COMPTON, Calif. -- Ralphs Grocery Co. here said earnings more than doubled in the first quarter ended April 24 to $8.4 million.
Ralphs attributed the earnings jump to an 8.4% increase in operating income, a 2.9% drop in interest expense as a result of the company's recapitalization plan and lower income tax expense following an adjustment in the valuation allowance for deferred tax assets.
Sales declined 2.6% to $616 million in the 12-week quarter and same-store sales fell 3.9%.
According to the company, sales continue to be adversely affected by the southern California recession, ongoing new-store and remodeling activity by competitors, recent pricing and promotional changes by competitors and high local unemployment rates.
Sales were also negatively affected by the impact on consumers of property and income tax payments during the quarter, Ralphs said.
Cash flow improved to 8.6% of sales, compared with 8.1% in the year-ago quarter.
Howard Goldberg, a high-yield securities analyst with Goldman Sachs, New York, said the first quarter may be the only quarter in which Ralphs shows earnings increases this year. "With cash flow at 8.6%, it will be very difficult for Ralphs to improve on its current profit margins while sales are declining."
Goldberg said he expects Ralphs to continue to show negative sales comparisons through the balance of the year.
In an effort "to mitigate the impact of the weak retail environment," Ralphs said it launched a new marketing campaign in February -- called Ralphs Savings Plan -- that combines a series of promotional offers under a single banner to enhance customer value.
Lower warehousing and distribution costs helped Ralphs improve its gross margins by 50 basis points to 23% of sales in the quarter, the company said.
Selling, general and administrative expenses dropped 3.1% to $104.4 million, 16.5% of sales, during the quarter.
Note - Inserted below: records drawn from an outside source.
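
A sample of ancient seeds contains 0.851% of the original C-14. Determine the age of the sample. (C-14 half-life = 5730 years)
Age = t½ × log₂(1/ratio) = 39400 years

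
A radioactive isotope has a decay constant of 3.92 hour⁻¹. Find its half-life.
t½ = ln(2)/λ = 0.1768 hours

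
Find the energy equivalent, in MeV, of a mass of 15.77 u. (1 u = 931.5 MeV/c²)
E = mc² = 14690 MeV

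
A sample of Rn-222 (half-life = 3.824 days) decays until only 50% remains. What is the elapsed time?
t = t½ × log₂(N₀/N) = 3.824 days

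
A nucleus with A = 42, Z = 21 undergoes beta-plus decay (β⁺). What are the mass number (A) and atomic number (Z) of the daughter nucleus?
Daughter: A = 42, Z = 20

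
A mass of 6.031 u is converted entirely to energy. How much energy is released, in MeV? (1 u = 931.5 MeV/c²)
E = mc² = 5618 MeV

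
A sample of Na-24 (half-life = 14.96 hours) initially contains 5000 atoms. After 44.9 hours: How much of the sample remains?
N = N₀(1/2)^(t/t½) = 624.4 atoms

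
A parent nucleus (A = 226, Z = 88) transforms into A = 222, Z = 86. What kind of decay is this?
ΔA = -4, ΔZ = -2 ⇒ alpha decay (α)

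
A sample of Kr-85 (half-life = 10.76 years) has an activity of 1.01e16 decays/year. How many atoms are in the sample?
N = A/λ = 1.568e17 atoms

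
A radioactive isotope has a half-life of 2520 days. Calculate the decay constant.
λ = ln(2)/t½ = 2.751e-4 day⁻¹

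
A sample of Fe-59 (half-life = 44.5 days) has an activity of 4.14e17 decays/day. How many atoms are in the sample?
N = A/λ = 2.658e19 atoms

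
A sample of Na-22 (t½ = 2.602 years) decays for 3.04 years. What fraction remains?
N/N₀ = (1/2)^(t/t½) = 0.4449 = 44.5%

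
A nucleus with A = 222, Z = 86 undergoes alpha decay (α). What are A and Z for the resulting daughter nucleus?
Daughter: A = 218, Z = 84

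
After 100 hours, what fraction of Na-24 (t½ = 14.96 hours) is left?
N/N₀ = (1/2)^(t/t½) = 0.009722 = 0.972%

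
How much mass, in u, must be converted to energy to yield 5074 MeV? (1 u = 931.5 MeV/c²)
m = E/c² = 5.447 u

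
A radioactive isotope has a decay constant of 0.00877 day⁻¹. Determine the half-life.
t½ = ln(2)/λ = 79.04 days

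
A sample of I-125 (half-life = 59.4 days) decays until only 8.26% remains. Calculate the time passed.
t = t½ × log₂(N₀/N) = 213.7 days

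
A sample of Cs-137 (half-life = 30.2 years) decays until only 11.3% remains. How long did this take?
t = t½ × log₂(N₀/N) = 95 years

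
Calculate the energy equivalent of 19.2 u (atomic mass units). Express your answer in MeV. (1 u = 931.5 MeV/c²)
E = mc² = 17880 MeV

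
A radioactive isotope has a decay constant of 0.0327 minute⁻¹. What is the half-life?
t½ = ln(2)/λ = 21.2 minutes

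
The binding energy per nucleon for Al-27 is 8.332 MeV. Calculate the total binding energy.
B.E. = 8.332 × 27 = 225 MeV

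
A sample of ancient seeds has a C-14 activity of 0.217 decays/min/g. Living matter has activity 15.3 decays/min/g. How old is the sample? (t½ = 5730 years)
Age = t½ × log₂(A₀/A) = 35180 years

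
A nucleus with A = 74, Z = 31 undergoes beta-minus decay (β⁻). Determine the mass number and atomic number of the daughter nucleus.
Daughter: A = 74, Z = 32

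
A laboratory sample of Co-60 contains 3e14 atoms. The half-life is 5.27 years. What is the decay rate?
A = λN = 3.946e13 decays/year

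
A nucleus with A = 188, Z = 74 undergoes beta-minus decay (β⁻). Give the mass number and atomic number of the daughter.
Daughter: A = 188, Z = 75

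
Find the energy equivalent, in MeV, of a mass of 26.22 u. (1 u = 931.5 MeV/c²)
E = mc² = 24420 MeV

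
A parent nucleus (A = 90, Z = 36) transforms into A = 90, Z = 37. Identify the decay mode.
ΔA = 0, ΔZ = +1 ⇒ beta-minus decay (β⁻)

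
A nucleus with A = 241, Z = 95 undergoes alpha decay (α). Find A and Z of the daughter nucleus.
Daughter: A = 237, Z = 93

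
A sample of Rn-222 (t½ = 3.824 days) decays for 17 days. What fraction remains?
N/N₀ = (1/2)^(t/t½) = 0.04589 = 4.59%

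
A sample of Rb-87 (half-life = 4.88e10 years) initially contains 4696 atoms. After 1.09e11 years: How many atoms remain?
N = N₀(1/2)^(t/t½) = 998.5 atoms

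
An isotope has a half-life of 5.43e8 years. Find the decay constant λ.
λ = ln(2)/t½ = 1.277e-9 year⁻¹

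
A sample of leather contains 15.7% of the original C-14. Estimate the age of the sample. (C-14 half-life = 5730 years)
Age = t½ × log₂(1/ratio) = 15310 years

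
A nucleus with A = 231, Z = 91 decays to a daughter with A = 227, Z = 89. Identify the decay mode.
ΔA = -4, ΔZ = -2 ⇒ alpha decay (α)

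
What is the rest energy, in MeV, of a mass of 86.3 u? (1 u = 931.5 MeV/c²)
E = mc² = 80390 MeV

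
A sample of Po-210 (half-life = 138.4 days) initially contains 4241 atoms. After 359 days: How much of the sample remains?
N = N₀(1/2)^(t/t½) = 702.5 atoms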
Ralphs attributed the lower SGA expenses, in part, to a reduction in contributions to the union health care benefit plans, business interruption credits related to earthquake losses reserved for in fiscal 1993 and cost-cutting programs.
The lower expenses, however, were partially offset by increases in union wage rates and generally higher expenses in the service departments of new and remodeled stores, Ralphs said.